В каптерке на столике она увидела фанерный ящичек, старательно окантованный железными полосками, рядом листок бумаги, химический карандаш и консервную банку с водой.

— Пиши!

Взглянула на старшину удивленно.

— Пиши, — твердо повторил Тихоныч, — пиши, значит, так: город Архангельск, ну и все прочее.

— А что… прочее? — спросила она.

— Ну, значит, это самое, адресок твоего садика, ну и фамилию твоей хозяйки, или, как там у вас, директора, что ли. Пиши, пиши, только разборчиво… Ну что так уставилась? Удивительно, откуда мне известно? Да я, брат ты мой, если знать хочешь, в кадровом вопросе не хуже, чем в этом вот, в стеллаже своем разбираюсь. Пиши, пиши.

Старшина положил листок на ящичек, хлопнул по листку огромной ладонью, потом спросил, как там в ее садике в смысле сластей, и сам же ответил, что, наверное, не богато, потому что война никого не обошла, всю жизнь перекорежила. Тихоныч говорил, а она гадала, откуда старшина знает о ее садике, о ребятишках ее. Вдруг вспомнила. Это было зимой, старшина печи растапливал в казарме, она рассказывала подругам о своих малышах, о Леночке, а совсем недавно, когда она зашла в каптерку за беретом, спросил между прочим, как там живут ее ребятишки, что пишут из садика…

Старшина объявил торжественно:

— Три кило сахарку в этой таре. Грамм в грамм.

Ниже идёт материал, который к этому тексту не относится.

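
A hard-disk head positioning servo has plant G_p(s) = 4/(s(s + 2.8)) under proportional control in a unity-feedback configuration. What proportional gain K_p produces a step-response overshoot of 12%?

K_p = 1.57

From %OS = 100·exp(−πζ/√(1−ζ²)) = 12%, ζ = −ln(0.12)/√(π²+ln²(0.12)) = 0.5594.
Characteristic equation s² + 2.8s + 4K_p = 0 gives ζ = 2.8/(2√(4K_p)).
Setting ζ = 0.5594: √(4K_p) = 2.8/(2·0.5594) = 2.503, so K_p = 6.263/4 = 1.57.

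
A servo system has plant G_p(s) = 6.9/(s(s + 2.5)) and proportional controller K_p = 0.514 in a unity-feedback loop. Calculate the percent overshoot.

Closed-loop characteristic equation: s² + 2.5s + 3.547 = 0, so ω_n = 1.883 rad/s and ζ = 2.5/(2·1.883) = 0.6637.
%OS = 100·exp(−πζ/√(1−ζ²)) = 100·exp(−π·0.6637/√0.5594) = 6.15%.

6.15%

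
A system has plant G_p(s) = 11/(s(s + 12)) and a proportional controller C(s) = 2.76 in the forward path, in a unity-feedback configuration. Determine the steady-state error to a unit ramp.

0.395

The loop has one pole at the origin (type 1). Velocity error constant K_v = lim_{s→0} s·C(s)G_p(s) = 2.76·11/12 = 2.53.
Steady-state error to a unit ramp: e_ss = 1/K_v = 0.395.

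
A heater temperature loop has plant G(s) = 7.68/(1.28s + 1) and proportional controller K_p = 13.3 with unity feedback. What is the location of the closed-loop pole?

Closed loop: T(s) = K_p·G/(1+K_p·G) = 102.1/(1.28s + 1 + 102.1), with pole at s = −(1 + 102.1)/1.28 = −80.58.

s = -80.58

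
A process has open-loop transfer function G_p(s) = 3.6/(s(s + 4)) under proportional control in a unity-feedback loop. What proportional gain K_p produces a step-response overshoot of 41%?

K_p = 14.9

From %OS = 100·exp(−πζ/√(1−ζ²)) = 41%, ζ = −ln(0.41)/√(π²+ln²(0.41)) = 0.273.
Characteristic equation s² + 4s + 3.6K_p = 0 gives ζ = 4/(2√(3.6K_p)).
Setting ζ = 0.273: √(3.6K_p) = 4/(2·0.273) = 7.325, so K_p = 53.66/3.6 = 14.9.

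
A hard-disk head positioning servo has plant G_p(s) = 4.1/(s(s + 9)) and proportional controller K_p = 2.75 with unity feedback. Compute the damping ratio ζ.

ζ = 1.34

With unity feedback the closed-loop characteristic equation is s² + 9s + 2.75·4.1 = s² + 9s + 11.27 = 0.
Matching s² + 2ζω_n s + ω_n²: ω_n = √11.27 = 3.358 rad/s and 2ζω_n = 9, so ζ = 9/(2·3.358) = 1.34.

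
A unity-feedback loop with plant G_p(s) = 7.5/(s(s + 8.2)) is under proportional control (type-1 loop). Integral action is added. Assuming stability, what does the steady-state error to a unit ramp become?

0

The integrator raises the loop to type 2, so K_v → ∞ and e_ss to a ramp is zero.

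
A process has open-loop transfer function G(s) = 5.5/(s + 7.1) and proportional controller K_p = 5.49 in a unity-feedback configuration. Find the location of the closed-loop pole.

Closed-loop transfer function: T(s) = K_p·G(s)/(1 + K_p·G(s)) = 30.2/(s + 7.1 + 30.2) = 30.2/(s + 37.3).
The closed-loop pole is at s = −37.3.

s = -37.3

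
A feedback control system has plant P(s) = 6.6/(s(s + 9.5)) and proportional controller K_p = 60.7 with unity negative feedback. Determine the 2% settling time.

Closed-loop characteristic equation: s² + 9.5s + 400.6 = 0, so ω_n = 20.02 rad/s and ζ = 9.5/(2·20.02) = 0.2373.
2% settling time T_s ≈ 4/(ζω_n) = 4/4.75 = 0.842 s.

T_s ≈ 0.842 s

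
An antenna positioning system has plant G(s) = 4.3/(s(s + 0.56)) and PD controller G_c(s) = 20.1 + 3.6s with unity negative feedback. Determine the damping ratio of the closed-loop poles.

Forward path: (20.1 + 3.6s)·4.3/(s(s+0.56)). The closed-loop characteristic equation is s² + (0.56 + 4.3·3.6)s + 4.3·20.1 = 0.
That is s² + 16.04s + 86.43 = 0, so ω_n = 9.297 rad/s and ζ = 16.04/(2·9.297) = 0.8627.

ζ = 0.863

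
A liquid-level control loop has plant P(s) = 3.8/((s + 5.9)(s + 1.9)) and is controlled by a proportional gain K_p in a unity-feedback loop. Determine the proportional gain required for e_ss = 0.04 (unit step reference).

K_p = 70.8

The loop is type 0, so e_ss(step) = 1/(1 + K_pos) with K_pos = K_p·P(0).
P(0) = 0.339. Require 1/(1 + K_p·0.339) = 0.04, so 1 + 0.339·K_p = 25.
K_p = (25 − 1)/0.339 = 70.8.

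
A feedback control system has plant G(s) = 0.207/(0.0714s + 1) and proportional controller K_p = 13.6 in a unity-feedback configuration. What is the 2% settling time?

T_s ≈ 0.0749 s

Closed loop: T(s) = K_p·G/(1+K_p·G) = 2.815/(0.0714s + 1 + 2.815), with pole at s = −(1 + 2.815)/0.0714 = −53.43.
τ = 1/53.43 = 0.01871 s, so 2% settling time ≈ 4τ = 0.0749 s.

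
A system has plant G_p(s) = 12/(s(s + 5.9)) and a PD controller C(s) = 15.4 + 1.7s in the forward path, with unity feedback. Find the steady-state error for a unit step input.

0

The open loop C(s)G_p(s) has a pole at the origin (type 1), so the static position error constant is infinite and e_ss = 1/(1+∞) = 0.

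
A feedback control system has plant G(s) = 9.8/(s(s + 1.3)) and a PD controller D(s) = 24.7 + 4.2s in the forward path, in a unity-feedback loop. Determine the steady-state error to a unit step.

The open loop D(s)G(s) has a pole at the origin (type 1), so the static position error constant is infinite and e_ss = 1/(1+∞) = 0.

0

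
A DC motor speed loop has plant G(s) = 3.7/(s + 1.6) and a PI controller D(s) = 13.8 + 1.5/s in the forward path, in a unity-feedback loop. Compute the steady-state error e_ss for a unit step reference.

0

The open loop D(s)G(s) has a pole at the origin (type 1), so the static position error constant is infinite and e_ss = 1/(1+∞) = 0.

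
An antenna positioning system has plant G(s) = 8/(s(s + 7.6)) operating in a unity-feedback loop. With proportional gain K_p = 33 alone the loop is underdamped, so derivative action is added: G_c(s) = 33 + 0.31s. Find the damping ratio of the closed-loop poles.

ζ = 0.31

Forward path: (33 + 0.31s)·8/(s(s+7.6)). The closed-loop characteristic equation is s² + (7.6 + 8·0.31)s + 8·33 = 0.
That is s² + 10.08s + 264 = 0, so ω_n = 16.25 rad/s and ζ = 10.08/(2·16.25) = 0.3102.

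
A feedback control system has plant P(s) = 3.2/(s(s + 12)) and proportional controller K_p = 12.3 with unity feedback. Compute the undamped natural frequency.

ω_n = 6.27 rad/s

With unity feedback the closed-loop characteristic equation is s² + 12s + 12.3·3.2 = s² + 12s + 39.36 = 0.
So ω_n² = 39.36 ⇒ ω_n = 6.274 rad/s, and ζ = 12/(2ω_n) = 0.956.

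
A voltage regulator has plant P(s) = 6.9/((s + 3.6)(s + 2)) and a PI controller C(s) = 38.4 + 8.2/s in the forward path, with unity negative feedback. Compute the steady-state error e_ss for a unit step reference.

0

The open loop C(s)P(s) has a pole at the origin (type 1), so the static position error constant is infinite and e_ss = 1/(1+∞) = 0.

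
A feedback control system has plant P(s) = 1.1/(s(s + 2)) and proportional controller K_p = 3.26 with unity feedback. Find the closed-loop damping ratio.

ζ = 0.528

The closed-loop denominator is s(s+2) + 3.26·1.1 = s² + 2s + 3.586.
Matching s² + 2ζω_n s + ω_n²: ω_n = √3.586 = 1.894 rad/s and 2ζω_n = 2, so ζ = 2/(2·1.894) = 0.528.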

Бережно поставил ящичек на свою койку, отошел в сторону и, не отводя глаз от посылки, спросил:

— Толково у нас с тобой получилось?

— Ага, — сказала она, потому что теперь ее мысли были далеко-далеко от каптерки, у самого берега Белого моря, там, наверху, в просторной комнате ее малышовой, суточной группы. Видно, не пришелся ему по душе такой неопределенный ответ. Нахмурился Тихоныч, вздохнул шумно.

— Что «ага»? Думаешь — старшина, так он это самое, не сказать бы худого слова при девушке, так он, значит, наскреб, поживился солдатским добром? Я, Шанина, сколько уже на своем участке нахожусь, из брюха выдеру у того человека, который казенное добро себе приберег, а ты «ага-ага!», — проворчал Тихоныч. — Вот слушай, что я скажу. Сахаром не пользуюсь. Не принимаю. У меня такая болезнь, что сладостей никаких не положено. Полковник наш знает. Сахар свой комплектую самым законным образом и одну тысячу пятьсот граммов отсылаю в Омск, Ольге Тихоновне, сестре. В январе моя Ольга Тихоновна у сына своего гостила. Не посылал. Теперь она снова в отъезде, к брату, забралась, за Хабаровск. А там пасека, мед свой. В общем — терпимо, проживет Ольга Тихоновна. А твои пацанята не проживут, без сладкого ребенку нельзя.

Она молчала, потому что, когда слезы подкатываются к глазам, надо молчать. Тогда все проходит.